At other times, “I walk the street towards Mam’s flat with my loneliness attached to my heels, dragging behind like a recently shed skin.”

There is a breath-taking self-awareness in the way she confesses that “I had made my relationships into broken clocks and gleefully reduced them to their parts. Spreading them out on the kitchen table, fascinated with the possibility in those shiny nuts and wheels, I always realised to late that there was no home of reassembling the, turning them back into something of purpose.”

A powerful study of family dynamics and the toxic legacy of secrets. Shortlisted for the 2021 Jhalak Prize

You’ll Enjoy This If You Loved: Lowborn by Kerry Hudson, My Name is Why by Lemn Sissay

Avoid If you Dislike: Memoirs of genteel dysfunctionality.

Perfect Accompaniment: Milky tea and cheese straws

Genre: Memoir, Non-Fiction

Buy This Book Here:

Sunday, 11 April 2021

And the Stars Were Burning Brightly by Danielle Jawando


Reviewer:
Catriona Troth

What We Thought of It:

Nate’s big brother, Al, had so much to look forward to. He was a straight-A student, a talented artist, and had a conditional place at Cambridge University. So when he commits suicide, Nate, and his whole family, feel as though they have been shattered into pieces.
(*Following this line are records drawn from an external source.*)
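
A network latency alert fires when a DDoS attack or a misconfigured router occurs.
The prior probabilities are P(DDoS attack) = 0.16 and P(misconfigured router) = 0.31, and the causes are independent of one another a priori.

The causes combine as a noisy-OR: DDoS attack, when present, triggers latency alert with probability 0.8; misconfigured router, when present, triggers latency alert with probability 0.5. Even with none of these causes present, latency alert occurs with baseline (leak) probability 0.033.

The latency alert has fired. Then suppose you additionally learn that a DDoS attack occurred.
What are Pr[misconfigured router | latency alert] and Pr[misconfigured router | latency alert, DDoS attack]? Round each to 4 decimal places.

Pr[misconfigured router | latency alert] ≈ 0.6237; Pr[misconfigured router | latency alert, DDoS attack] ≈ 0.3347

Under noisy-OR, P(latency alert | causes) = 1 − (1−0.033)·∏(1−qᵢ) over the active causes.
Enumerate the 4 (DDoS attack, misconfigured router) configurations and weight by the priors:
  P(latency alert) = 0.033*0.84*0.69 + 0.5165*0.84*0.31 + 0.8066*0.16*0.69 + 0.9033*0.16*0.31
        = 0.019127 + 0.134497 + 0.089049 + 0.044804 = 0.287477
Keeping only the misconfigured router-present terms gives 0.179301, so
  P(misconfigured router | latency alert) = 0.179301 / 0.287477 ≈ 0.6237

Now also conditioning on DDoS attack=true:
P(latency alert | DDoS attack) = 0.8066*0.69 + 0.9033*0.31 = 0.556554 + 0.280023 = 0.836577
The misconfigured router-present share is 0.9033*0.31 = 0.280023.
P(misconfigured router | latency alert, DDoS attack) = 0.280023 / 0.836577 ≈ 0.3347
— DDoS attack explains away the evidence for misconfigured router.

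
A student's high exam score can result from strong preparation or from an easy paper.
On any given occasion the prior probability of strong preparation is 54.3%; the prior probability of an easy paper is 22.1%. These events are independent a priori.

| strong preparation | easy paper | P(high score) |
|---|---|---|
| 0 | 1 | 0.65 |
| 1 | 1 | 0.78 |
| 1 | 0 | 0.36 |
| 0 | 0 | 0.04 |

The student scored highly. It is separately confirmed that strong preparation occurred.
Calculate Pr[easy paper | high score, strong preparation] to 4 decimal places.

Pr[easy paper | high score, strong preparation] ≈ 0.3807

Enumerate both values of easy paper and weight by the priors:
  P(high score | strong preparation) = 0.36*0.779 + 0.78*0.221
        = 0.280440 + 0.172380 = 0.452820
Keeping only the easy paper-present terms gives 0.172380, so
  P(easy paper | high score, strong preparation) = 0.172380 / 0.452820 ≈ 0.3807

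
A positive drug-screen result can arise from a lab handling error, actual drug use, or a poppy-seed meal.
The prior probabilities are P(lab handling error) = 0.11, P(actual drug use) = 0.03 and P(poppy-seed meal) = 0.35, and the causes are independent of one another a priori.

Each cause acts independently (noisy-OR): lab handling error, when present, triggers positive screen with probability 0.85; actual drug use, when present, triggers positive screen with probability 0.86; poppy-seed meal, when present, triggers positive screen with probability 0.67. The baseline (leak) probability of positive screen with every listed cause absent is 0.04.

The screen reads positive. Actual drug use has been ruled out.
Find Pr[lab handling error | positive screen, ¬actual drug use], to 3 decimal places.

Pr[lab handling error | positive screen, ¬actual drug use] ≈ 0.293

Under noisy-OR, P(positive screen | causes) = 1 − (1−0.04)·∏(1−qᵢ) over the active causes.
P(positive screen | ¬actual drug use) = 0.04·0.89·0.65 + 0.6832·0.89·0.35 + 0.856·0.11·0.65 + 0.95248·0.11·0.35 = 0.023140 + 0.212817 + 0.061204 + 0.036670 = 0.333831
Restricting to configurations with lab handling error present: 0.061204 + 0.036670 = 0.097874.
Hence the posterior is 0.097874/0.333831 ≈ 0.293.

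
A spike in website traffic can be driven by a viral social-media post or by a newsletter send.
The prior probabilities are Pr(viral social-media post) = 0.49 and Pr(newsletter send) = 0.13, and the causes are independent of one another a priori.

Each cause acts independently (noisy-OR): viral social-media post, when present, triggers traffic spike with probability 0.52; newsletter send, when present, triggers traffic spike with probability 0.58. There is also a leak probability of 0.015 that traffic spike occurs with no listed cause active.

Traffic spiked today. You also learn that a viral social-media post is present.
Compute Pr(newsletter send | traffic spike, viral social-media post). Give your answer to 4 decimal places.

Pr(newsletter send | traffic spike, viral social-media post) ≈ 0.1851

Under noisy-OR, P(traffic spike | causes) = 1 − (1−0.015)·∏(1−qᵢ) over the active causes.
By total probability over both values of newsletter send:
  P(traffic spike | viral social-media post) = 0.5272*0.87 + 0.801424*0.13
        = 0.458664 + 0.104185 = 0.562849
Configurations with newsletter send contribute 0.104185, so
  P(newsletter send | traffic spike, viral social-media post) = 0.104185 / 0.562849 ≈ 0.1851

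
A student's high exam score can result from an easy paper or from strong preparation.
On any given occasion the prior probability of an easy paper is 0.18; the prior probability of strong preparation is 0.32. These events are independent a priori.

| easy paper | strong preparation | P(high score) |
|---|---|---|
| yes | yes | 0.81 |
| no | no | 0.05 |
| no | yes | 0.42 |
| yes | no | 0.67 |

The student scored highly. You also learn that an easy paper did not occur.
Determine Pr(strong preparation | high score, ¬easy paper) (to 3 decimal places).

Pr(strong preparation | high score, ¬easy paper) ≈ 0.798

P(high score | ¬easy paper) = 0.05×0.68 + 0.42×0.32 = 0.034000 + 0.134400 = 0.168400
The strong preparation-present share is 0.42×0.32 = 0.134400.
P(strong preparation | high score, ¬easy paper) = 0.134400 / 0.168400 ≈ 0.798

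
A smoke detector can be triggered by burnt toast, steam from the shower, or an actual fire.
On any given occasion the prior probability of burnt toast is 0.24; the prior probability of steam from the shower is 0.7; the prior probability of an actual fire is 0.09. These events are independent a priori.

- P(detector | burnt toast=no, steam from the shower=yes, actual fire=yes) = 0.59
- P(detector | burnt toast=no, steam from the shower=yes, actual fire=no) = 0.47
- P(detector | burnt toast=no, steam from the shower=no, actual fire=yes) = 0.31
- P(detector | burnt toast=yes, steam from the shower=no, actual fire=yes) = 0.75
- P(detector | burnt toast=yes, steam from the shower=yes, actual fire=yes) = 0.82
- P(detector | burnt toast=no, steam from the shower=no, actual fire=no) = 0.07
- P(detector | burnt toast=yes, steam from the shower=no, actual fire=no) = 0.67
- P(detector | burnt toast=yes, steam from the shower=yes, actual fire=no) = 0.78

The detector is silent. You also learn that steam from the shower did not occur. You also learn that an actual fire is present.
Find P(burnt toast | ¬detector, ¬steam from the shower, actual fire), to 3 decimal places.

P(burnt toast | ¬detector, ¬steam from the shower, actual fire) ≈ 0.103

Numerator (weight on configurations with burnt toast): 0.25×0.24 = 0.060000
Denominator P(¬detector | ¬steam from the shower, actual fire): 0.69×0.76 + 0.25×0.24 = 0.584400
Posterior = 0.060000 / 0.584400 ≈ 0.103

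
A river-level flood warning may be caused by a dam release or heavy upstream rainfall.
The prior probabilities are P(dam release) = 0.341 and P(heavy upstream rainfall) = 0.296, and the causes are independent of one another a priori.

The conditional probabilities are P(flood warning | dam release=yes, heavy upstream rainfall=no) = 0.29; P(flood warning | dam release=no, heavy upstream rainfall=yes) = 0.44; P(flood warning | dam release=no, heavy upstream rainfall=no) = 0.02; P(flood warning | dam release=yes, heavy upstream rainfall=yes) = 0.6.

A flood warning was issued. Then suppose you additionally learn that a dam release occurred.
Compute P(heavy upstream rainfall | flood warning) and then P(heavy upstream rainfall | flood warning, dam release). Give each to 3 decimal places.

P(flood warning) = 0.02*0.659*0.704 + 0.44*0.659*0.296 + 0.29*0.341*0.704 + 0.6*0.341*0.296 = 0.009279 + 0.085828 + 0.069619 + 0.060562 = 0.225288
Of this, 0.146390 comes from 0.085828 + 0.060562 (the heavy upstream rainfall=true cases).
Hence the posterior is 0.146390/0.225288 ≈ 0.650.

With the extra evidence:
By total probability over both values of heavy upstream rainfall:
  P(flood warning | dam release) = 0.29×0.704 + 0.6×0.296
        = 0.204160 + 0.177600 = 0.381760
Configurations with heavy upstream rainfall contribute 0.177600, so
  P(heavy upstream rainfall | flood warning, dam release) = 0.177600 / 0.381760 ≈ 0.465

P(heavy upstream rainfall | flood warning) ≈ 0.650; P(heavy upstream rainfall | flood warning, dam release) ≈ 0.465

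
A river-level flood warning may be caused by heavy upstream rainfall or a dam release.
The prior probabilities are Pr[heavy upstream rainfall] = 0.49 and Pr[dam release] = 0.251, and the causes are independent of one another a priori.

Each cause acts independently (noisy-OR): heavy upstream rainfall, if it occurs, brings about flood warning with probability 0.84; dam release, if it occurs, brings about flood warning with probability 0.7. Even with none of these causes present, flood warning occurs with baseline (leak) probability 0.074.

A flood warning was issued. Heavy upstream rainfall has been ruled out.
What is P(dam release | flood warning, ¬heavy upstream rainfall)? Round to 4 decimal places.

Under noisy-OR, P(flood warning | causes) = 1 − (1−0.074)·∏(1−qᵢ) over the active causes.
Sum P(flood warning|·) weighted by the priors over both values of dam release:
  P(flood warning | ¬heavy upstream rainfall) = 0.074×0.749 + 0.7222×0.251
        = 0.055426 + 0.181272 = 0.236698
The terms with dam release present sum to 0.181272, so
  P(dam release | flood warning, ¬heavy upstream rainfall) = 0.181272 / 0.236698 ≈ 0.7658

P(dam release | flood warning, ¬heavy upstream rainfall) ≈ 0.7658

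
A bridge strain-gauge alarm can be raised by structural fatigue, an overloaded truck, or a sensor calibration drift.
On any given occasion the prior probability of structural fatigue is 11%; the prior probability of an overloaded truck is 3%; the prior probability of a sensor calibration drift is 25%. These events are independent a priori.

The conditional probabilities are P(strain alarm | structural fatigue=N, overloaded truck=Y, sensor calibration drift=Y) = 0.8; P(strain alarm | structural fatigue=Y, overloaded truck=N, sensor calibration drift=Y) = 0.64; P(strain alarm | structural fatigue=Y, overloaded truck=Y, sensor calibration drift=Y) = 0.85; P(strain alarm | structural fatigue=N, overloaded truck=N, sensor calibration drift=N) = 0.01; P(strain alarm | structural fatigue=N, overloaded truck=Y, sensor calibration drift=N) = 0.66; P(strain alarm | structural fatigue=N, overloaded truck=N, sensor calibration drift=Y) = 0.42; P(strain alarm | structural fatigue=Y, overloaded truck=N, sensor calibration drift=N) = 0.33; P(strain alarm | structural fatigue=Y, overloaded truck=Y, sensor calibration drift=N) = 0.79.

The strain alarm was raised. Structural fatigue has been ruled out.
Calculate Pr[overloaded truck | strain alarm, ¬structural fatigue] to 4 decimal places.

Pr[overloaded truck | strain alarm, ¬structural fatigue] ≈ 0.1604

P(strain alarm | ¬structural fatigue) = 0.01·0.97·0.75 + 0.42·0.97·0.25 + 0.66·0.03·0.75 + 0.8·0.03·0.25 = 0.007275 + 0.101850 + 0.014850 + 0.006000 = 0.129975
The overloaded truck-present share is 0.014850 + 0.006000 = 0.020850.
P(overloaded truck | strain alarm, ¬structural fatigue) = 0.020850 / 0.129975 ≈ 0.1604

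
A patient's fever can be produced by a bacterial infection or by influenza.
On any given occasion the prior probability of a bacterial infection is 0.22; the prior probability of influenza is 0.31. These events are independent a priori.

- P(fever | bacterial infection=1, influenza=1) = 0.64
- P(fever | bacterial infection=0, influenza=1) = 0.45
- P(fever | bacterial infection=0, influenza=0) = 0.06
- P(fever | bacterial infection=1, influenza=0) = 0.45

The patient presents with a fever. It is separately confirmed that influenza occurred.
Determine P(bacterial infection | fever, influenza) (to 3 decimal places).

For the numerator, keep only bacterial infection=true terms: 0.64·0.22 = 0.140800
The normalizing constant is 0.45·0.78 + 0.64·0.22 = 0.491800
Posterior = 0.140800 / 0.491800 ≈ 0.286

P(bacterial infection | fever, influenza) ≈ 0.286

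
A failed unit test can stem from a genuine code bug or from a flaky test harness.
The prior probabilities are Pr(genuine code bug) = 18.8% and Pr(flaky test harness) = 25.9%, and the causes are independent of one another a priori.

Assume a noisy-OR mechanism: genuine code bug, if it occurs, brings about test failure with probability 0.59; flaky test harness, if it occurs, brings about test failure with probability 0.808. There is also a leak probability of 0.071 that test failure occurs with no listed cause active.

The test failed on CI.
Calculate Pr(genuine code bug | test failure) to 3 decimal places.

Under noisy-OR, P(test failure | causes) = 1 − (1−0.071)·∏(1−qᵢ) over the active causes.
Weight on genuine code bug=true, given the evidence: 0.086247 + 0.045131 = 0.131378
The normalizing constant is 0.071·0.812·0.741 + 0.821632·0.812·0.259 + 0.61911·0.188·0.741 + 0.926869·0.188·0.259 = 0.346894
Posterior = 0.131378 / 0.346894 ≈ 0.379

Pr(genuine code bug | test failure) ≈ 0.379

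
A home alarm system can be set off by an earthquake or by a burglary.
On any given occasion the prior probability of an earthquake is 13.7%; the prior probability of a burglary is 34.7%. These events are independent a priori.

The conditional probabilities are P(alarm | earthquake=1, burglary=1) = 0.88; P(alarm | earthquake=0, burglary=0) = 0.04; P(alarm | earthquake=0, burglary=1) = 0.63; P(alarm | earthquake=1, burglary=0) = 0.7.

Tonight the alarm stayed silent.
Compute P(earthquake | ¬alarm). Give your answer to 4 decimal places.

By total probability over the 4 (earthquake, burglary) configurations:
  P(¬alarm) = 0.96*0.863*0.653 + 0.37*0.863*0.347 + 0.3*0.137*0.653 + 0.12*0.137*0.347
        = 0.540997 + 0.110801 + 0.026838 + 0.005705 = 0.684341
Configurations with earthquake contribute 0.032543, so
  P(earthquake | ¬alarm) = 0.032543 / 0.684341 ≈ 0.0476

P(earthquake | ¬alarm) ≈ 0.0476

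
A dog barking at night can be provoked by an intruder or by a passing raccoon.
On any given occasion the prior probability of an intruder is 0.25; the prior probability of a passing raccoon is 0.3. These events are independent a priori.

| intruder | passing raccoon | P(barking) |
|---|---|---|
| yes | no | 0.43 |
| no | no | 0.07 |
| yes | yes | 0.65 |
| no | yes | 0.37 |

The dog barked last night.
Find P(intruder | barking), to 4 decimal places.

By total probability over the 4 (intruder, passing raccoon) configurations:
  P(barking) = 0.07×0.75×0.7 + 0.37×0.75×0.3 + 0.43×0.25×0.7 + 0.65×0.25×0.3
        = 0.036750 + 0.083250 + 0.075250 + 0.048750 = 0.244000
The terms with intruder present sum to 0.124000, so
  P(intruder | barking) = 0.124000 / 0.244000 ≈ 0.5082

P(intruder | barking) ≈ 0.5082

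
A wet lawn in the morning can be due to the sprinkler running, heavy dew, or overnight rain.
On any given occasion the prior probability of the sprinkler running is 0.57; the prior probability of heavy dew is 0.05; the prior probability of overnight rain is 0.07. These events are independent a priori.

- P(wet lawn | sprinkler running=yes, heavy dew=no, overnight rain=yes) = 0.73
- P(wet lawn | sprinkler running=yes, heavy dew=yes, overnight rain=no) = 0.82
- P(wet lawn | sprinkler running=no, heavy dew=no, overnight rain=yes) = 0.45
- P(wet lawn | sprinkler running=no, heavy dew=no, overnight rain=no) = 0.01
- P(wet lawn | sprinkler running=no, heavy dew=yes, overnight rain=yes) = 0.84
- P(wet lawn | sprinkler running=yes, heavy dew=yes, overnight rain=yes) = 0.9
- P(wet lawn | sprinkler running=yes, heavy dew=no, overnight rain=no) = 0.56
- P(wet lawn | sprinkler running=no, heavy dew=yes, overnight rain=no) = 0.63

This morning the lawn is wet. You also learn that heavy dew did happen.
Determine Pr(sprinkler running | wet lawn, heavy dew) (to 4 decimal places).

Pr(sprinkler running | wet lawn, heavy dew) ≈ 0.6293

P(wet lawn | heavy dew) = 0.63×0.43×0.93 + 0.84×0.43×0.07 + 0.82×0.57×0.93 + 0.9×0.57×0.07 = 0.251937 + 0.025284 + 0.434682 + 0.035910 = 0.747813
Restricting to configurations with sprinkler running present: 0.434682 + 0.035910 = 0.470592.
P(sprinkler running | wet lawn, heavy dew) = 0.470592 / 0.747813 ≈ 0.6293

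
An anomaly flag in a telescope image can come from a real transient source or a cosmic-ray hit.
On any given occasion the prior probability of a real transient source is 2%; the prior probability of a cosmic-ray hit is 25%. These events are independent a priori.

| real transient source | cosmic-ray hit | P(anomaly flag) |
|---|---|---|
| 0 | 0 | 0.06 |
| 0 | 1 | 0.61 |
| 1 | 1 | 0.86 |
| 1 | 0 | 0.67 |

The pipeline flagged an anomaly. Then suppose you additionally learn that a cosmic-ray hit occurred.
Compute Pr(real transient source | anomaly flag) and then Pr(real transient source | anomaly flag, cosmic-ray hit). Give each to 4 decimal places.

Pr(real transient source | anomaly flag) ≈ 0.0690; Pr(real transient source | anomaly flag, cosmic-ray hit) ≈ 0.0280

Sum P(anomaly flag|·) weighted by the priors over the 4 (real transient source, cosmic-ray hit) configurations:
  P(anomaly flag) = 0.06·0.98·0.75 + 0.61·0.98·0.25 + 0.67·0.02·0.75 + 0.86·0.02·0.25
        = 0.044100 + 0.149450 + 0.010050 + 0.004300 = 0.207900
Keeping only the real transient source-present terms gives 0.014350, so
  P(real transient source | anomaly flag) = 0.014350 / 0.207900 ≈ 0.0690

With the extra evidence:
By total probability over both values of real transient source:
  P(anomaly flag | cosmic-ray hit) = 0.61×0.98 + 0.86×0.02
        = 0.597800 + 0.017200 = 0.615000
The terms with real transient source present sum to 0.017200, so
  P(real transient source | anomaly flag, cosmic-ray hit) = 0.017200 / 0.615000 ≈ 0.0280
Conditioning on cosmic-ray hit lowers the posterior on real transient source: the classic explaining-away effect in a common-effect structure.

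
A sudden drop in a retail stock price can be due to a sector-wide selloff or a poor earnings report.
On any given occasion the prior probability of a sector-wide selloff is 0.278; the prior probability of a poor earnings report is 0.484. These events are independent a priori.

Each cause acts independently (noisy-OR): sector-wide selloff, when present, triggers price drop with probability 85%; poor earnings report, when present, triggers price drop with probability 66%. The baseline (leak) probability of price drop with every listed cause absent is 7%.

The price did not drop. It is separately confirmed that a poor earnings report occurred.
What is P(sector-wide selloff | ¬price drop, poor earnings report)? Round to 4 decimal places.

P(sector-wide selloff | ¬price drop, poor earnings report) ≈ 0.0546

Under noisy-OR, P(price drop | causes) = 1 − (1−0.07)·∏(1−qᵢ) over the active causes.
P(¬price drop | poor earnings report) = 0.3162*0.722 + 0.04743*0.278 = 0.228296 + 0.013186 = 0.241482
Of this, 0.013186 comes from 0.04743*0.278 (the sector-wide selloff=true cases).
So P(sector-wide selloff | ¬price drop, poor earnings report) = 0.013186/0.241482 ≈ 0.0546.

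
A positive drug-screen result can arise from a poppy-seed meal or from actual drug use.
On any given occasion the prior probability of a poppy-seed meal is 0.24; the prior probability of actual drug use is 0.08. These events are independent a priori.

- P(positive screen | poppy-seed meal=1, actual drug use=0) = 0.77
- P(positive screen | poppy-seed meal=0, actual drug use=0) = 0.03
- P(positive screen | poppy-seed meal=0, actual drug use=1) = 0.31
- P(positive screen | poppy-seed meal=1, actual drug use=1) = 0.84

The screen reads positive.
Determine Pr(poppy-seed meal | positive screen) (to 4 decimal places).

P(positive screen) = 0.03×0.76×0.92 + 0.31×0.76×0.08 + 0.77×0.24×0.92 + 0.84×0.24×0.08 = 0.020976 + 0.018848 + 0.170016 + 0.016128 = 0.225968
Restricting to configurations with poppy-seed meal present: 0.170016 + 0.016128 = 0.186144.
P(poppy-seed meal | positive screen) = 0.186144 / 0.225968 ≈ 0.8238

Pr(poppy-seed meal | positive screen) ≈ 0.8238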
Nate is consumed with finding out why Al took his own life, even though his quest takes him into some increasingly dark places and everyone – even his mum and his older brother Saul – are begging his to stop.

The only other person who seems to understand is Megan, a friend of Al’s who shares Nate’s guilt for not doing enough to help Al when they still could.

And The Stars Were Burning Brightly shows, with deep compassion, how suicide, especially unexplained suicide, tears a hole through the hearts of friends and family. Nate is an utterly believable character; it is impossible to read this and not care about him deeply. Al too comes to vivid life on the page, despite the fact he dies three days before the story opens.

Jawando brilliantly captures the way that social media can come to dominate the lives of young people: from unrealistic body images it portrays, to the compulsion to share every minute of every day, the constant intrusion of notifications – and above all the savage cruelty that at times it unleashes and enables.

Yet the author also shows how the internet allows voices to be raised up and shared across the world.

And the Stars Were Burning Brightly is an extraordinary book that highlights the appalling and relentless pressures that can be piled onto teenagers in this age of social media. It comes as no surprise to learn that the novel is based in part on the author’s own lived experience.

I can imagine this book might be triggering for some, but for others, it may well help ease them through a difficult time, or to understand friends who are in a difficult place and need their support. It needs to be in every school library.

Shortlisted for the inaugural Jhalak Young Adult and Children’s Prize.

You’ll Enjoy This If You Loved: The Million Pieces of Neena Gill by Emma Smith Barton; Out of Heart by Irfan Master, Meat Market by Juno Dawson

Avoid If you Dislike: References to suicide and online bullying

Perfect Accompaniment: Images of the night sky 

Genre: Young Adult, Contemporary

Buy This Book Here:

The Girl Who Stole an Elephant by Nizrana Farook


Reviewer:
Catriona Troth

What We Thought of It:

Chaya may only be twelve years old, but she has already proved herself a talented thief. Not that she takes things for herself. She only steals to pay for things her struggling neighbours desperately need. And she’s very successful.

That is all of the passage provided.